Amrith Setlur
I’m a final year PhD Student in the Machine Learning Department at Carnegie Mellon University, where I am fortunate to be advised by Virginia Smith. I am also a long term visiting researcher at UC Berkeley, advised by Sergey Levine, and collaborate very closely with Aviral Kumar. My PhD is generously supported by the JP Morgan AI PhD Fellowship award.
Research Overview
I work on fundamental principles and practical recipes for building AI systems that continually adapt at test-time and solve hard problems (e.g., open conjectures in CS/math research). These systems spend additional computation on difficult instances through reasoning, search, and interaction, rather than behaving as static predictors (e.g., neural nets that fail under distribution shift). We can think of a system that adapts at test-time as one that is running an algorithm.
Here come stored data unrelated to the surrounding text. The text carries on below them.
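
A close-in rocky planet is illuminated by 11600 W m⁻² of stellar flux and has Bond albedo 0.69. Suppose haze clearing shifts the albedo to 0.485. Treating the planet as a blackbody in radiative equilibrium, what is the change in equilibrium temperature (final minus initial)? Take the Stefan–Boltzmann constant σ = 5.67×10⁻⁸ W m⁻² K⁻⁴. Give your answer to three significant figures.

Before: T₁ = [11600·0.31/(4σ)]^(1/4) = 354.8 K.
Final:   T₂ = [S(1−0.485)/(4σ)]^(1/4) = 402.9 K.
Change: 402.9 − 354.8 = 48.01 K.

48.0 K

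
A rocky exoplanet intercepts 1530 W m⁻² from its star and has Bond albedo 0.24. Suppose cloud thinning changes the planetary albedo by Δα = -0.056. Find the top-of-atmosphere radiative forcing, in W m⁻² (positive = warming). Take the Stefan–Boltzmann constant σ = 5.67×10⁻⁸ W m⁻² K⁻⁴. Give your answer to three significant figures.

ΔF = −(S/4)Δα = −(1530/4)×(-0.056) = 21.42 W m⁻².

21.4 W m⁻²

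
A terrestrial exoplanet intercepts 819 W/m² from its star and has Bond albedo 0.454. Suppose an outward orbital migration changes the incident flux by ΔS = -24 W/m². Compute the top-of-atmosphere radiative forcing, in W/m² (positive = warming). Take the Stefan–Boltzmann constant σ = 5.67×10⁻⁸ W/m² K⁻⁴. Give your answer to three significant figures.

TOA radiative forcing: ΔF = (1−α)ΔS/4 = 0.546·(-24)/4 = -3.276 W/m².

-3.28 W/m²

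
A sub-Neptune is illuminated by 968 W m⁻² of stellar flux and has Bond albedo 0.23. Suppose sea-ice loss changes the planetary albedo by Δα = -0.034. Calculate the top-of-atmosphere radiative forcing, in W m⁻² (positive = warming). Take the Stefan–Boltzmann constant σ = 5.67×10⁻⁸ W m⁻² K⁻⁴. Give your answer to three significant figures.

8.23 W m⁻²

ΔF = −(S/4)Δα = −(968.0/4)×(-0.034) = 8.228 W m⁻².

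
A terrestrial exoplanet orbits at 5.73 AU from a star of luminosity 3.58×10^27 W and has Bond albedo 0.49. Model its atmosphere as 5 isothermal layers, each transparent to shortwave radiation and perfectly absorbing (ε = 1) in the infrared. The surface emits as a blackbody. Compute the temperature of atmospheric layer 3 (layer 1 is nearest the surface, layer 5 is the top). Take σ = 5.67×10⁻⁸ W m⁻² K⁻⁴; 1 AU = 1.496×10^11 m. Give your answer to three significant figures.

226 K

d = 5.73 × 1.496×10^11 m = 8.572×10^11 m.
Flux at the orbit: S = L/(4πd²) = 3.58×10^27/(4π·(8.57×10^11)²) = 387.7 W m⁻².
Top-of-atmosphere balance: σT_e⁴ = S(1−α)/4 = 49.43 W m⁻² → T_e = 171.8 K.
Each opaque layer satisfies 2T_j⁴ = T_{j−1}⁴ + T_{j+1}⁴, giving T_k⁴ = (N+1−k)T_e⁴.
With k = 3: T_3 = (5+1−3)^¼·171.8 K = 226.1 K.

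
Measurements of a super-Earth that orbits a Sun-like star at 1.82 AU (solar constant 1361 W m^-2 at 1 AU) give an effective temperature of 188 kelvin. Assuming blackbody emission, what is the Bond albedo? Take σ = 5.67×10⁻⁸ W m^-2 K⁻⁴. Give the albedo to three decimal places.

0.310

Flux at the orbit: S = 1361/(1.82)² = 410.9 W m^-2.
From σT⁴ = S(1−α)/4 we invert for α: 1−α = 4σT⁴/S.
σT⁴ = 70.83 W m^-2, so 4σT⁴ = 283.3 W m^-2.
1−α = 283.3/410.9 = 0.6895, so α = 0.3105.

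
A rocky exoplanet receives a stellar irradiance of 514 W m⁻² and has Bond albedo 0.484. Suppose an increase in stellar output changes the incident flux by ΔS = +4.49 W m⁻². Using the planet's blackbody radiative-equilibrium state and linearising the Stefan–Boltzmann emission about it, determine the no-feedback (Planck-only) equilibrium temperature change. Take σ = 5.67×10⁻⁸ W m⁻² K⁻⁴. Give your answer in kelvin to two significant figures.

0.40 kelvin

Reference equilibrium: T_e = [S(1−α)/(4σ)]^(1/4) = 184.9 K.
ΔF = Δ[S(1−α)]/4 = (1−0.484)·+4.49/4 = 0.5792 W m⁻².
The Planck feedback parameter is 4σT_e³ = 1.434 W m⁻²/K.
ΔT₀ = ΔF/λ_P = 0.5792/1.434 = 0.404 K.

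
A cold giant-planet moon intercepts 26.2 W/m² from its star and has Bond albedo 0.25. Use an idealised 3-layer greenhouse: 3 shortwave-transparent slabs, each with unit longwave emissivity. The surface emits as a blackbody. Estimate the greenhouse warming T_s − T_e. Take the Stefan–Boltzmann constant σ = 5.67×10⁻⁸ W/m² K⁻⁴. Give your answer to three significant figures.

OLR = S(1−α)/4 = 4.912 W/m²; the top layer radiates at T_e = 96.48 K.
Surface: T_s = (4)^¼·T_e = 136.4 K.
So the greenhouse effect raises the surface by 136.4 − 96.48 = 39.96 K.

40.0 kelvin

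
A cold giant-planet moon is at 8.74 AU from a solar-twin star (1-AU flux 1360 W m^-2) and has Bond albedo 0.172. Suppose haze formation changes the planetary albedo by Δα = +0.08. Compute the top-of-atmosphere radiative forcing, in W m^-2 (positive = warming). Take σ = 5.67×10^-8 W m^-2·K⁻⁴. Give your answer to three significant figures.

-0.356 W m^-2

Irradiance scales as 1/d², so S = 1360 W m^-2 × (1/8.74)² = 17.80 W m^-2.
The change in absorbed flux is Δ[S(1−α)/4] = −SΔα/4 = -0.3561 W m^-2.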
This means I am essentially interested in learning algorithms (e.g., by training LLMs that can represent one) efficient at spending the additional computations on an input to perform intelligent test-time search needed to solve the hard problem.
More recently, I have focused on understanding the bottlenecks in training reasoning LLMs, improving exploration on hard problems where verification signals are weak, and, more broadly, developing RL training methods for LLMs that can continually interact, adapt, and update themselves in underspecified test environments when deployed.